Since it is only April, this is more a post noting the achievement, rather than a post saying “OMG! It’s all over! The Phillies are done!” Crazy as that sounds, there are some peeps out there that are people who think this slump could be the end of the Phillies in 2010.
While not in first place any more, the Phillies are still ahead of where they were last April at this point, and 2009 turned out to be a pretty good year, except for the ending.

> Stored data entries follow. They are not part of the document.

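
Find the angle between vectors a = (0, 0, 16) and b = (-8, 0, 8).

a·b = 0·(-8) + 0·0 + 16·8 = 0 + 0 + 128 = 128
|a| = √(0² + 0² + 16²) = √256 ≈ 16
|b| = √((-8)² + 0² + 8²) = √128 ≈ 11.31
cos θ = (a·b)/(|a||b|) = 128/(16·11.31) ≈ 0.7071
θ = arccos(0.7071) ≈ 45°

45°


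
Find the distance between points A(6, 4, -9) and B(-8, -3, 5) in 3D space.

d = √[(x₂-x₁)² + (y₂-y₁)² + (z₂-z₁)²]
  = √[(-14)² + (-7)² + 14²]
  = √[196 + 49 + 196]
  = √441
  ≈ 21

21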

It is crazy though how the season has flip-flopped in regards to the offense and pitching. The offense roared out of the gate, leading the league in almost every offensive category through the firs ten games, while the starting pitching struggled. Now, that’s been reversed. The starters have gotten their act together, besides Roy Halladay. Who told him he could lose a game? It’s the offense that is now struggling.
Granted, Jimmy Rollins going down may have contributed to this little slump, but that’s what it is. A slump. Teams go through them all the time. We all know Ryan Howard isn’t going to go 60 at-bats between each home run for the rest of the season. He’s got to justify that $125 million somehow.
It all boils down to the fact that it is only April. The team team has only played 20 games. (That leaves 142 more for those counting.) It’s going to be hard to break out of their offensive slump going against Tim Lincecum & Johan Santana in two of the next four games, but it will happen. Hell, the way the Phillies have been going, they’ll score a ton of runs against those two and get shutout in the two games in between.
The bats will be back, and if they don’t come back soon, maybe Cholly can take a page from Union coach Peter Nowak and make the team run sprints after losing ugly. Now that’s a coaching tactic I like.